Quando tudo deu errado, os pagadores europeus – liderados pela Alemanha – intervieram para resgatá-los, mas o remédio pareceu uma punição, com Angela Merkel no papel de babá durona administrando uma dose de óleo de fígado de bacalhau.

Memórias de invasões e guerras foram revividas no país – imagens de Merkel eram mostradas ao lado de suásticas nas ruas de Atenas.

Agora, esses estereótipos ficarão ainda piores no momento em que a Grécia se recusa a tomar outra dose.

Para muitos gregos, as medidas de austeridade não são uma expressão do amor disciplinador dos pais, mas, sim, da arrogância colonial de chefes e banqueiros.

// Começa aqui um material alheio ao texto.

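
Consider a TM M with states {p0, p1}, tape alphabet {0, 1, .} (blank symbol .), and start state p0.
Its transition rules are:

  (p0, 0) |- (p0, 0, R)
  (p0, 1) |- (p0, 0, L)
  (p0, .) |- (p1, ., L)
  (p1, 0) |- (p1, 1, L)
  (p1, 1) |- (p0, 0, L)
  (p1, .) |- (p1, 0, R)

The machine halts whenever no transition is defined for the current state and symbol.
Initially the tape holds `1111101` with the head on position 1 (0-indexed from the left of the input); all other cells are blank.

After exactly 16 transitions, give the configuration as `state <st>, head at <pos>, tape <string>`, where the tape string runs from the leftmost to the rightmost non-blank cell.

state p0, head at -1, tape 0000011101

state=p0 head=1 tape=...1[1]11101   (p0,1)→(p0,0,L)
state=p0 head=0 tape=...[1]011101   (p0,1)→(p0,0,L)
state=p0 head=-1 tape=..[.]0011101   (p0,.)→(p1,.,L)
state=p1 head=-2 tape=.[.].0011101   (p1,.)→(p1,0,R)
state=p1 head=-1 tape=.0[.]0011101   (p1,.)→(p1,0,R)
state=p1 head=0 tape=.00[0]011101   (p1,0)→(p1,1,L)
state=p1 head=-1 tape=.0[0]1011101   (p1,0)→(p1,1,L)
state=p1 head=-2 tape=.[0]11011101   (p1,0)→(p1,1,L)
state=p1 head=-3 tape=[.]111011101   (p1,.)→(p1,0,R)
state=p1 head=-2 tape=0[1]11011101   (p1,1)→(p0,0,L)
state=p0 head=-3 tape=[0]011011101   (p0,0)→(p0,0,R)
state=p0 head=-2 tape=0[0]11011101   (p0,0)→(p0,0,R)
state=p0 head=-1 tape=00[1]1011101   (p0,1)→(p0,0,L)
state=p0 head=-2 tape=0[0]01011101   (p0,0)→(p0,0,R)
state=p0 head=-1 tape=00[0]1011101   (p0,0)→(p0,0,R)
state=p0 head=0 tape=000[1]011101   (p0,1)→(p0,0,L)
state=p0 head=-1 tape=00[0]0011101
After 16 steps: state p0, head at -1, tape 0000011101.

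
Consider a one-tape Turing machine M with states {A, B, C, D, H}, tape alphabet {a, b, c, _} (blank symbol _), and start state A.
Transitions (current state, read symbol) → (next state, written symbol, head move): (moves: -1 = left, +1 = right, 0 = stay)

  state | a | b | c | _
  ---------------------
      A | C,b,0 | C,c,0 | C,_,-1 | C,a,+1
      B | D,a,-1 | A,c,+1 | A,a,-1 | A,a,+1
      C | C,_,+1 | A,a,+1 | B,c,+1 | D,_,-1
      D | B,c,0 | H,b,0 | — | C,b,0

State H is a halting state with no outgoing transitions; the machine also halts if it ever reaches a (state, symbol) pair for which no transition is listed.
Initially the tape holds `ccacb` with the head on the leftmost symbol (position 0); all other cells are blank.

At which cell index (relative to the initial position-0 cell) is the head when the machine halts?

1

A | __[c]cacb   read c → write _, move -1, go to C
C | _[_]_cacb   read _ → write _, move -1, go to D
D | [_]__cacb   read _ → write b, move 0, go to C
C | [b]__cacb   read b → write a, move +1, go to A
A | a[_]_cacb   read _ → write a, move +1, go to C
C | aa[_]cacb   read _ → write _, move -1, go to D
D | a[a]_cacb   read a → write c, move 0, go to B
B | a[c]_cacb   read c → write a, move -1, go to A
A | [a]a_cacb   read a → write b, move 0, go to C
C | [b]a_cacb   read b → write a, move +1, go to A
A | a[a]_cacb   read a → write b, move 0, go to C
C | a[b]_cacb   read b → write a, move +1, go to A
A | aa[_]cacb   read _ → write a, move +1, go to C
C | aaa[c]acb   read c → write c, move +1, go to B
B | aaac[a]cb   read a → write a, move -1, go to D
D | aaa[c]acb
At halt the head is at cell 1.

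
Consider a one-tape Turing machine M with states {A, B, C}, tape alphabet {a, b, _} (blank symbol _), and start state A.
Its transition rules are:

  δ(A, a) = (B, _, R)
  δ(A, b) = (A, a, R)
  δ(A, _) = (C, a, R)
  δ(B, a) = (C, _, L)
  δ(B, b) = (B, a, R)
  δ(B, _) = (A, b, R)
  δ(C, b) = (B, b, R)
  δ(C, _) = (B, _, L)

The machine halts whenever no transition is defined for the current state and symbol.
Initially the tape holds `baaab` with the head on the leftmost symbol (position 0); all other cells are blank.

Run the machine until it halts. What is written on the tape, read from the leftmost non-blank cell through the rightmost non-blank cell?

state=A head=0 tape=__[b]aaab   (A,b)→(A,a,R)
state=A head=1 tape=__a[a]aab   (A,a)→(B,_,R)
state=B head=2 tape=__a_[a]ab   (B,a)→(C,_,L)
state=C head=1 tape=__a[_]_ab   (C,_)→(B,_,L)
state=B head=0 tape=__[a]__ab   (B,a)→(C,_,L)
state=C head=-1 tape=_[_]___ab   (C,_)→(B,_,L)
state=B head=-2 tape=[_]____ab   (B,_)→(A,b,R)
state=A head=-1 tape=b[_]___ab   (A,_)→(C,a,R)
state=C head=0 tape=ba[_]__ab   (C,_)→(B,_,L)
state=B head=-1 tape=b[a]___ab   (B,a)→(C,_,L)
state=C head=-2 tape=[b]____ab   (C,b)→(B,b,R)
state=B head=-1 tape=b[_]___ab   (B,_)→(A,b,R)
state=A head=0 tape=bb[_]__ab   (A,_)→(C,a,R)
state=C head=1 tape=bba[_]_ab   (C,_)→(B,_,L)
state=B head=0 tape=bb[a]__ab   (B,a)→(C,_,L)
state=C head=-1 tape=b[b]___ab   (C,b)→(B,b,R)
state=B head=0 tape=bb[_]__ab   (B,_)→(A,b,R)
state=A head=1 tape=bbb[_]_ab   (A,_)→(C,a,R)
state=C head=2 tape=bbba[_]ab   (C,_)→(B,_,L)
state=B head=1 tape=bbb[a]_ab   (B,a)→(C,_,L)
state=C head=0 tape=bb[b]__ab   (C,b)→(B,b,R)
state=B head=1 tape=bbb[_]_ab   (B,_)→(A,b,R)
state=A head=2 tape=bbbb[_]ab   (A,_)→(C,a,R)
state=C head=3 tape=bbbba[a]b
The non-blank tape span at halt is bbbbaab.

bbbbaab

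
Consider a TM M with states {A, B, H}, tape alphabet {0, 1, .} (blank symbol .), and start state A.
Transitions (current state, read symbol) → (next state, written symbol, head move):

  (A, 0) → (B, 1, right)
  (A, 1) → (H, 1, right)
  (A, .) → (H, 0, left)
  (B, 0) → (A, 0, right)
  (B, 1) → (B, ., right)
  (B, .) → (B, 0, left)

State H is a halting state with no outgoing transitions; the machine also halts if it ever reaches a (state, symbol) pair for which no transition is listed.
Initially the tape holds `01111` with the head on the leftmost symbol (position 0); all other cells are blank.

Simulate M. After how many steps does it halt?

17

state=A head=0 tape=[0]1111..   (A,0)→(B,1,right)
state=B head=1 tape=1[1]111..   (B,1)→(B,.,right)
state=B head=2 tape=1.[1]11..   (B,1)→(B,.,right)
state=B head=3 tape=1..[1]1..   (B,1)→(B,.,right)
state=B head=4 tape=1...[1]..   (B,1)→(B,.,right)
state=B head=5 tape=1....[.].   (B,.)→(B,0,left)
state=B head=4 tape=1...[.]0.   (B,.)→(B,0,left)
state=B head=3 tape=1..[.]00.   (B,.)→(B,0,left)
state=B head=2 tape=1.[.]000.   (B,.)→(B,0,left)
state=B head=1 tape=1[.]0000.   (B,.)→(B,0,left)
state=B head=0 tape=[1]00000.   (B,1)→(B,.,right)
state=B head=1 tape=.[0]0000.   (B,0)→(A,0,right)
state=A head=2 tape=.0[0]000.   (A,0)→(B,1,right)
state=B head=3 tape=.01[0]00.   (B,0)→(A,0,right)
state=A head=4 tape=.010[0]0.   (A,0)→(B,1,right)
state=B head=5 tape=.0101[0].   (B,0)→(A,0,right)
state=A head=6 tape=.01010[.]   (A,.)→(H,0,left)
state=H head=5 tape=.0101[0]0
M halts after 17 transitions.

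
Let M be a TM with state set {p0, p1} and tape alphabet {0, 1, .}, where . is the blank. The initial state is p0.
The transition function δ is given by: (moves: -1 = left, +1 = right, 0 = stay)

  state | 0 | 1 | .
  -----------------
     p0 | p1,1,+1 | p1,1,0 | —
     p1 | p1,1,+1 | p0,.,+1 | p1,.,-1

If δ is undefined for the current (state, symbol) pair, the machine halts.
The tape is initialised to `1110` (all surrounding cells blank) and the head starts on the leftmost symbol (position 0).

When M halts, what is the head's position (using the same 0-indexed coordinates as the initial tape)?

p0 | [1]110.   read 1 → write 1, move 0, go to p1
p1 | [1]110.   read 1 → write ., move +1, go to p0
p0 | .[1]10.   read 1 → write 1, move 0, go to p1
p1 | .[1]10.   read 1 → write ., move +1, go to p0
p0 | ..[1]0.   read 1 → write 1, move 0, go to p1
p1 | ..[1]0.   read 1 → write ., move +1, go to p0
p0 | ...[0].   read 0 → write 1, move +1, go to p1
p1 | ...1[.]   read . → write ., move -1, go to p1
p1 | ...[1].   read 1 → write ., move +1, go to p0
p0 | ....[.]
At halt the head is at cell 4.

4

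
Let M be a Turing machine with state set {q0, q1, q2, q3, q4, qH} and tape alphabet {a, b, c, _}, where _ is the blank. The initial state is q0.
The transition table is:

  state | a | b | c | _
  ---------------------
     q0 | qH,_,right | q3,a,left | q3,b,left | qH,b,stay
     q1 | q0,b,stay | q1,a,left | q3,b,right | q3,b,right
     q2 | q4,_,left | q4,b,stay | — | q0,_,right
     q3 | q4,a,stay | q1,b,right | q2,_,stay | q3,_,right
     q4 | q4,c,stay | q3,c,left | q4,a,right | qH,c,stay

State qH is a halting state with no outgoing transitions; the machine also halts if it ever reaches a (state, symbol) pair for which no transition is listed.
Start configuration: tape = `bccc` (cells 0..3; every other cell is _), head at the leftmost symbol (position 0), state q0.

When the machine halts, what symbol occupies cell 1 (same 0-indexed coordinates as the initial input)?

q0 | _[b]ccc_   read b → write a, move left, go to q3
q3 | [_]accc_   read _ → write _, move right, go to q3
q3 | _[a]ccc_   read a → write a, move stay, go to q4
q4 | _[a]ccc_   read a → write c, move stay, go to q4
q4 | _[c]ccc_   read c → write a, move right, go to q4
q4 | _a[c]cc_   read c → write a, move right, go to q4
q4 | _aa[c]c_   read c → write a, move right, go to q4
q4 | _aaa[c]_   read c → write a, move right, go to q4
q4 | _aaaa[_]   read _ → write c, move stay, go to qH
qH | _aaaa[c]
Cell 1 holds a when M halts.

a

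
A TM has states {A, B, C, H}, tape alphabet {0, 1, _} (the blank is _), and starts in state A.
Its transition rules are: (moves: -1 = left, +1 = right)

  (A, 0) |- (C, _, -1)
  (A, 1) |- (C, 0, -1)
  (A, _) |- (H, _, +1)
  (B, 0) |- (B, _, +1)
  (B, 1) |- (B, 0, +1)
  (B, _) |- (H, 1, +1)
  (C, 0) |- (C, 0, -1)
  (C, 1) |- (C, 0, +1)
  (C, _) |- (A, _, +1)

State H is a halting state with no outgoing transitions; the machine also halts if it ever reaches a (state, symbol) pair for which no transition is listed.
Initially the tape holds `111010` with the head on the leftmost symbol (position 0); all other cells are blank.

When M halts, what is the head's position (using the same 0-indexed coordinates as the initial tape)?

1

state=A head=0 tape=_[1]11010   (A,1)→(C,0,-1)
state=C head=-1 tape=[_]011010   (C,_)→(A,_,+1)
state=A head=0 tape=_[0]11010   (A,0)→(C,_,-1)
state=C head=-1 tape=[_]_11010   (C,_)→(A,_,+1)
state=A head=0 tape=_[_]11010   (A,_)→(H,_,+1)
state=H head=1 tape=__[1]1010
At halt the head is at cell 1.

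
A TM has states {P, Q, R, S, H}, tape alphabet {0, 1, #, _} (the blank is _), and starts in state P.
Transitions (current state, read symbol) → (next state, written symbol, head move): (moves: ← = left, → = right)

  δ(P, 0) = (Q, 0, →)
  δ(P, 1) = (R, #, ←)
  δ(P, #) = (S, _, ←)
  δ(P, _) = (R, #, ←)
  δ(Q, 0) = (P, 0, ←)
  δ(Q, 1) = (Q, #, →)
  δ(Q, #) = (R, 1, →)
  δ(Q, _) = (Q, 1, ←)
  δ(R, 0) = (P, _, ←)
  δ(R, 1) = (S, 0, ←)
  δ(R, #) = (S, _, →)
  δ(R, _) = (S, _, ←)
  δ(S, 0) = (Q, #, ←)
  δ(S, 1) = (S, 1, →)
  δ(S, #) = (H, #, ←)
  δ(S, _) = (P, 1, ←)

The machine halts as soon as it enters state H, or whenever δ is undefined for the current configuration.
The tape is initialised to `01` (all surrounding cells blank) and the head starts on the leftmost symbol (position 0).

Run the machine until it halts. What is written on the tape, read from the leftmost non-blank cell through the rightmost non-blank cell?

P | [0]1__   read 0 → write 0, move →, go to Q
Q | 0[1]__   read 1 → write #, move →, go to Q
Q | 0#[_]_   read _ → write 1, move ←, go to Q
Q | 0[#]1_   read # → write 1, move →, go to R
R | 01[1]_   read 1 → write 0, move ←, go to S
S | 0[1]0_   read 1 → write 1, move →, go to S
S | 01[0]_   read 0 → write #, move ←, go to Q
Q | 0[1]#_   read 1 → write #, move →, go to Q
Q | 0#[#]_   read # → write 1, move →, go to R
R | 0#1[_]   read _ → write _, move ←, go to S
S | 0#[1]_   read 1 → write 1, move →, go to S
S | 0#1[_]   read _ → write 1, move ←, go to P
P | 0#[1]1   read 1 → write #, move ←, go to R
R | 0[#]#1   read # → write _, move →, go to S
S | 0_[#]1   read # → write #, move ←, go to H
H | 0[_]#1
The non-blank tape span at halt is 0_#1.

0_#1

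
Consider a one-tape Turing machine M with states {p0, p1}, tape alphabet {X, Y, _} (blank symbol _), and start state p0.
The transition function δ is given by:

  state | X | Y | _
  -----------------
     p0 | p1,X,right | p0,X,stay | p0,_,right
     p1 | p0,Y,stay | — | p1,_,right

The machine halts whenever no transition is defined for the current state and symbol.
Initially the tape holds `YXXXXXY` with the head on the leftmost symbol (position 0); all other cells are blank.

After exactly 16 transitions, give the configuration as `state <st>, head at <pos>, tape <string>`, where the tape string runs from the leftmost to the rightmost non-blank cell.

state p0, head at 5, tape XXXXXXY

p0 | [Y]XXXXXY   read Y → write X, move stay, go to p0
p0 | [X]XXXXXY   read X → write X, move right, go to p1
p1 | X[X]XXXXY   read X → write Y, move stay, go to p0
p0 | X[Y]XXXXY   read Y → write X, move stay, go to p0
p0 | X[X]XXXXY   read X → write X, move right, go to p1
p1 | XX[X]XXXY   read X → write Y, move stay, go to p0
p0 | XX[Y]XXXY   read Y → write X, move stay, go to p0
p0 | XX[X]XXXY   read X → write X, move right, go to p1
p1 | XXX[X]XXY   read X → write Y, move stay, go to p0
p0 | XXX[Y]XXY   read Y → write X, move stay, go to p0
p0 | XXX[X]XXY   read X → write X, move right, go to p1
p1 | XXXX[X]XY   read X → write Y, move stay, go to p0
p0 | XXXX[Y]XY   read Y → write X, move stay, go to p0
p0 | XXXX[X]XY   read X → write X, move right, go to p1
p1 | XXXXX[X]Y   read X → write Y, move stay, go to p0
p0 | XXXXX[Y]Y   read Y → write X, move stay, go to p0
p0 | XXXXX[X]Y
After 16 steps: state p0, head at 5, tape XXXXXXY.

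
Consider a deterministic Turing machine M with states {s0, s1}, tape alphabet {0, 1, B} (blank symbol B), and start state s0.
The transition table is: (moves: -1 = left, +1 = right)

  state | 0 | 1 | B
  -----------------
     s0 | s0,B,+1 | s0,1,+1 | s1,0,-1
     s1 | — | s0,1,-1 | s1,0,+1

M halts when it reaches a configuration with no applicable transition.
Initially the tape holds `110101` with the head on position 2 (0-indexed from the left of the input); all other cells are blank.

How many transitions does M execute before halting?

state=s0 head=2 tape=11[0]101BB   (s0,0)→(s0,B,+1)
state=s0 head=3 tape=11B[1]01BB   (s0,1)→(s0,1,+1)
state=s0 head=4 tape=11B1[0]1BB   (s0,0)→(s0,B,+1)
state=s0 head=5 tape=11B1B[1]BB   (s0,1)→(s0,1,+1)
state=s0 head=6 tape=11B1B1[B]B   (s0,B)→(s1,0,-1)
state=s1 head=5 tape=11B1B[1]0B   (s1,1)→(s0,1,-1)
state=s0 head=4 tape=11B1[B]10B   (s0,B)→(s1,0,-1)
state=s1 head=3 tape=11B[1]010B   (s1,1)→(s0,1,-1)
state=s0 head=2 tape=11[B]1010B   (s0,B)→(s1,0,-1)
state=s1 head=1 tape=1[1]01010B   (s1,1)→(s0,1,-1)
state=s0 head=0 tape=[1]101010B   (s0,1)→(s0,1,+1)
state=s0 head=1 tape=1[1]01010B   (s0,1)→(s0,1,+1)
state=s0 head=2 tape=11[0]1010B   (s0,0)→(s0,B,+1)
state=s0 head=3 tape=11B[1]010B   (s0,1)→(s0,1,+1)
state=s0 head=4 tape=11B1[0]10B   (s0,0)→(s0,B,+1)
state=s0 head=5 tape=11B1B[1]0B   (s0,1)→(s0,1,+1)
state=s0 head=6 tape=11B1B1[0]B   (s0,0)→(s0,B,+1)
state=s0 head=7 tape=11B1B1B[B]   (s0,B)→(s1,0,-1)
state=s1 head=6 tape=11B1B1[B]0   (s1,B)→(s1,0,+1)
state=s1 head=7 tape=11B1B10[0]
M halts after 19 transitions.

19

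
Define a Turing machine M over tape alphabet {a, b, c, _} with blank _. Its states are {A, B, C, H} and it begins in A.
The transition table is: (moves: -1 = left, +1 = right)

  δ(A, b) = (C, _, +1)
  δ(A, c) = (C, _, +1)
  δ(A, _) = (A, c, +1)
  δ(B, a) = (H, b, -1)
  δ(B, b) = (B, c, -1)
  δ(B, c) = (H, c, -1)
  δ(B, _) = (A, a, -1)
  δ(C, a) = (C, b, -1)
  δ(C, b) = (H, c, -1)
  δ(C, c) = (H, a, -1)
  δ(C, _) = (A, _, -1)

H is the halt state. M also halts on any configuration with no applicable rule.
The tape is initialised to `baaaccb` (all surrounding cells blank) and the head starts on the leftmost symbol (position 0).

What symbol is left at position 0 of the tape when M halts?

A | _[b]aaaccb   read b → write _, move +1, go to C
C | __[a]aaccb   read a → write b, move -1, go to C
C | _[_]baaccb   read _ → write _, move -1, go to A
A | [_]_baaccb   read _ → write c, move +1, go to A
A | c[_]baaccb   read _ → write c, move +1, go to A
A | cc[b]aaccb   read b → write _, move +1, go to C
C | cc_[a]accb   read a → write b, move -1, go to C
C | cc[_]baccb   read _ → write _, move -1, go to A
A | c[c]_baccb   read c → write _, move +1, go to C
C | c_[_]baccb   read _ → write _, move -1, go to A
A | c[_]_baccb   read _ → write c, move +1, go to A
A | cc[_]baccb   read _ → write c, move +1, go to A
A | ccc[b]accb   read b → write _, move +1, go to C
C | ccc_[a]ccb   read a → write b, move -1, go to C
C | ccc[_]bccb   read _ → write _, move -1, go to A
A | cc[c]_bccb   read c → write _, move +1, go to C
C | cc_[_]bccb   read _ → write _, move -1, go to A
A | cc[_]_bccb   read _ → write c, move +1, go to A
A | ccc[_]bccb   read _ → write c, move +1, go to A
A | cccc[b]ccb   read b → write _, move +1, go to C
C | cccc_[c]cb   read c → write a, move -1, go to H
H | cccc[_]acb
Cell 0 holds c when M halts.

c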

E agora, ouviremos mais ainda a ladainha dos “nortistas trabalhadores e pagadores de impostos sacrificando-se para manter os sulistas irresponsáveis em sua indolência banhada pelo sol”.

O que será testado agora são os limites da solidariedade e da empatia europeias. As tensões entre Norte e Sul, já aparentes, ficarão ainda maiores, aumentando a possibilidade de uma ruptura.

Neste sábado, Angela Merkel afirmou à revista alemã Die Welt que não considera cancelar a dívida grega, mas disse querer que o país permaneça na zona do euro.

Ignorar as demandas de um governo democraticamente eleito não será muito bom para a reputação da União Europeia, que já é amplamente acusada de ser elitista e desconectada da realidade.

 

Perigo da extrema direita

Além disso, François Hollande não foi o único líder francês a cumprimentar o Syriza. A líder do partido de extrema direita Frente Nacional, Marine Le Pen, também.

O governo grego votou em um grupo de ex-marxistas, comunistas e socialistas linha dura, é verdade. Mas é preciso lembrar que o partido que ficou em terceiro lugar – o Aurora Dourada – é o mais perto que se pode chegar hoje na Europa de um partido nazista tradicional.

O partido poderiam inclusive, ter se saído melhor nas eleições se seus líderes não estivessem presos, acusados de formar uma organização criminosa após o assassinato de um opositor.

Portanto, a ascensão da extrema esquerda não impediu a ascensão da extrema direita. O mais provável é que as pessoas estejam buscando novas respostas para as velhas perguntas.

O povo grego não votou por uma política econômica específica – eles investiram suas esperanças em algo que seja diferente da velha ordem.

Se seu investimento não for recompensador, isso não significa que vai querer voltar a sua antiga rotina.